Available for OpenAILLMClient, GoogleLLMClient, BedrockLLMClient, MistralAILLMClient, and OllamaClient.

You convert text into embedding vectors using the embed() method. Choose an embedding model and pass your text to this method:

fun main() = runBlocking {
    val apiKey = System.getenv("OPENAI_API_KEY")
    val client = OpenAILLMClient(apiKey)

    val embedding = client.embed(
        text = "This is a sample text for embedding",
        model = OpenAIModels.Embeddings.TextEmbedding3Large
    )

    println("Embedding size: ${embedding.size}")
}

Moderation

Note

Available for the following LLM clients: OpenAILLMClient, BedrockLLMClient, MistralAILLMClient, OllamaClient.

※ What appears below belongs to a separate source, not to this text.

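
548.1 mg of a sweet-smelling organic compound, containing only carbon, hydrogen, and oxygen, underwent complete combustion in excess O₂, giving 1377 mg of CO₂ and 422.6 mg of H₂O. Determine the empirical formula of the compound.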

You can use the moderate() method with a moderation model to check whether a prompt contains inappropriate content:

fun main() = runBlocking {
    val apiKey = System.getenv("OPENAI_API_KEY")
    val client = OpenAILLMClient(apiKey)

    val result = client.moderate(
        prompt = prompt("moderation") {
            user("This is a test message that may contain offensive content.")
        },
        model = OpenAIModels.Moderation.Omni
    )

    println(result)
}

Integration with prompt executors

Prompt executors wrap LLM clients and provide additional functionality, such as routing, fallbacks, and unified usage across providers. They are recommended for production use, as they offer flexibility when working with multiple providers.